Ornithogalum libanoticum
- Conservation status: Endangered (IUCN 3.1)

Scientific classification
- Kingdom: Plantae
- Clade: Embryophytes
- Clade: Tracheophytes
- Clade: Angiosperms
- Clade: Monocots
- Order: Asparagales
- Family: Asparagaceae
- Subfamily: Scilloideae
- Genus: Ornithogalum
- Species: O. libanoticum
- Binomial name: Ornithogalum libanoticum Boiss.
- Synonyms: Honorius libanoticus (Boiss.) Holub;

= Ornithogalum libanoticum =

- Genus: Ornithogalum
- Species: libanoticum
- Authority: Boiss.
- Conservation status: EN
- Synonyms: Honorius libanoticus (Boiss.) Holub

Species of flowering plant

Ornithogalum libanoticum, or Lebanon ornithogalum, is a species of Ornithogalum in the subfamily Scilloideae of family Asparagaceae.

== Description ==
The plant grows 50 to 80 cm tall from an oval bulb.

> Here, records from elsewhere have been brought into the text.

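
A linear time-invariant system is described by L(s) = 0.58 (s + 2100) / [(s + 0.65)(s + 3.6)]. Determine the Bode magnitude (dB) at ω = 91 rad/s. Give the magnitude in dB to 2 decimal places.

|j91 + 2100| = √(91² + 2100²) = 2102
|j91 + 0.65| = √(91² + 0.65²) = 91
|j91 + 3.6| = √(91² + 3.6²) = 91.07
|L(j91)| = 0.58 × 2102 / (91 × 91.07) = 0.1471
20 log₁₀(0.1471) = -16.648 dB

-16.65 dB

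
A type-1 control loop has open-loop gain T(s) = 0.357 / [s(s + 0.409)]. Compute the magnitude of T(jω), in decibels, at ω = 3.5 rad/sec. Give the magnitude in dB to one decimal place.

|j3.5 + 0.409| = √(3.5² + 0.409²) = 3.524
|j3.5| = 3.5
|T(j3.5)| = 0.357 / (3.524 × 3.5) = 0.028946
20 log₁₀(0.028946) = -30.77 dB

-30.8 dB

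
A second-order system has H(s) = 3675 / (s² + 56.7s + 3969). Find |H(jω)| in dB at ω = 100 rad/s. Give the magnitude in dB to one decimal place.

|(j100)² + 56.7(j100) + 3969| = |-6031 + j5670| = 8278
|H(j100)| = 3675 / 8278 = 0.44396
20 log₁₀(0.44396) = -7.05 dB

-7.1 dB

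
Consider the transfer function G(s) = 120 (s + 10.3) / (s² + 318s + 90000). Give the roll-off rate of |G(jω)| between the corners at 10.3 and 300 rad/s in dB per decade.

20 dB/decade

In this band the factors already past their corner are: zero at 10.3; net slope = 20 dB/decade.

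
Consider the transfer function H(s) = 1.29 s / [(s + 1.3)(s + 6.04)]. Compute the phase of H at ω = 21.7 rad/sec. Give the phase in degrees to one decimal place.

∠(j21.7) = 90.00°
∠(j21.7 + 1.3) = arctan(21.7/1.3) = 86.57°
∠(j21.7 + 6.04) = arctan(21.7/6.04) = 74.45°
∠H(j21.7) = 90.00° − (86.57° + 74.45°) = -71.02°

-71.0 deg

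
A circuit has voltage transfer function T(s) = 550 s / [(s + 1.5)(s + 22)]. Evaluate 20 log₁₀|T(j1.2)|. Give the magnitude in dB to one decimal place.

23.9 dB

|j1.2| = 1.2
|j1.2 + 1.5| = √(1.2² + 1.5²) = 1.921
|j1.2 + 22| = √(1.2² + 22²) = 22.03
|T(j1.2)| = 550 × 1.2 / (1.921 × 22.03) = 15.594
20 log₁₀(15.594) = 23.86 dB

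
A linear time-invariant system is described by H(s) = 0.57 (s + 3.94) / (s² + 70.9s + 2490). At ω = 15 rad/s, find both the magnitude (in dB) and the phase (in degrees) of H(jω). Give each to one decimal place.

|j15 + 3.94| = √(15² + 3.94²) = 15.51
|(j15)² + 70.9(j15) + 2490| = |2265 + j1063.5| = 2502
|H(j15)| = 0.57 × 15.51 / 2502 = 0.0035328
20 log₁₀(0.0035328) = -49.04 dB
∠(j15 + 3.94) = arctan(15/3.94) = 75.28°
∠[(j15)² + 70.9(j15) + 2490] = ∠[2265 + j1063.5] = 25.15°
∠H(j15) = 75.28° − 25.15° = 50.13°

|H| = -49.0 dB, ∠H = 50.1°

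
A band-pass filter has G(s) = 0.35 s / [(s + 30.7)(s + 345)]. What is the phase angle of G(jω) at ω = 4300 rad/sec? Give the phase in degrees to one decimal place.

∠(j4300) = 90.00°
∠(j4300 + 30.7) = arctan(4300/30.7) = 89.59°
∠(j4300 + 345) = arctan(4300/345) = 85.41°
∠G(j4300) = 90.00° − (89.59° + 85.41°) = -85.00°

-85.0°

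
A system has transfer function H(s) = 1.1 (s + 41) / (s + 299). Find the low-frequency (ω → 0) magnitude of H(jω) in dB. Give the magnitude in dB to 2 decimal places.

-16.43 dB

H(0) = 1.1 × 41 / 299 = 0.15084
20 log₁₀(0.15084) = -16.430 dB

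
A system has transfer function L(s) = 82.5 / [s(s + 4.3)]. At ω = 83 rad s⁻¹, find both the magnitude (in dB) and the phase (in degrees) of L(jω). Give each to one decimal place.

|L| = -38.4 dB, ∠L = -177.0°

|j83 + 4.3| = √(83² + 4.3²) = 83.11
|j83| = 83
|L(j83)| = 82.5 / (83.11 × 83) = 0.01196
20 log₁₀(0.01196) = -38.45 dB
∠(j83 + 4.3) = arctan(83/4.3) = 87.03°
∠(j83) = 90.00°
∠L(j83) = − (87.03° + 90.00°) = -177.03°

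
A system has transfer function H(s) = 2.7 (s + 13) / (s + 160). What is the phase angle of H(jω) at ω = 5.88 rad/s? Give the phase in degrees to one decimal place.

22.2 deg

∠(j5.88 + 13) = arctan(5.88/13) = 24.34°
∠(j5.88 + 160) = arctan(5.88/160) = 2.10°
∠H(j5.88) = 24.34° − 2.10° = 22.23°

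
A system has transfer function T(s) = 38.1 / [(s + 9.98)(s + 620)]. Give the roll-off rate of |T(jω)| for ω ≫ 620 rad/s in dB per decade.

With 0 zeros and 2 poles, the high-frequency asymptotic slope is 20 × (0 − 2) = -40 dB/decade.

-40 dB/decade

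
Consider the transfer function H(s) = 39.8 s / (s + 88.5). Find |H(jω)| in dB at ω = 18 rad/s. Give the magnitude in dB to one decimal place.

18.0 dB

|j18| = 18
|j18 + 88.5| = √(18² + 88.5²) = 90.31
|H(j18)| = 39.8 × 18 / 90.31 = 7.9325
20 log₁₀(7.9325) = 17.99 dB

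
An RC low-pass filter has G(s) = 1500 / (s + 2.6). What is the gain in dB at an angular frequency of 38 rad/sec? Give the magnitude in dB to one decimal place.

|j38 + 2.6| = √(38² + 2.6²) = 38.09
|G(j38)| = 1500 / 38.09 = 39.382
20 log₁₀(39.382) = 31.91 dB

31.9 dB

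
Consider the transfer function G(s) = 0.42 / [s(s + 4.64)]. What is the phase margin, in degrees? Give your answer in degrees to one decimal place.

Gain crossover: |G(jω)| = 1 at ω ≈ 0.0905 rad/s.
∠G(j0.0905) = −90° − arctan(0.0905/4.64) ≈ -91.12°
PM = 180° + (-91.12°) = 88.88°

88.9°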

Leaves are glabrous, measuring around 2.5 cm wide; they are lanceolate and acute, and grow shorter or equal in length to the erect flower stem. The white flowers are born in April and May on simple racemes in an inflorescence of 10 to 20 flowers. Highly acuminate bracts attach to short pedicels measuring 5 to 6 mm long. Bell-shaped, 2 to 2.5 cm long perianth. It has linear, lanceolate, obtuse and subacute clear white tepals. The backside of the tepals is marked by a single green or brown band. The fruit is a six-side oval capsule.

== Distribution and habitat ==
The plant is endemic to Lebanon and Syria, It favors rocky terrain.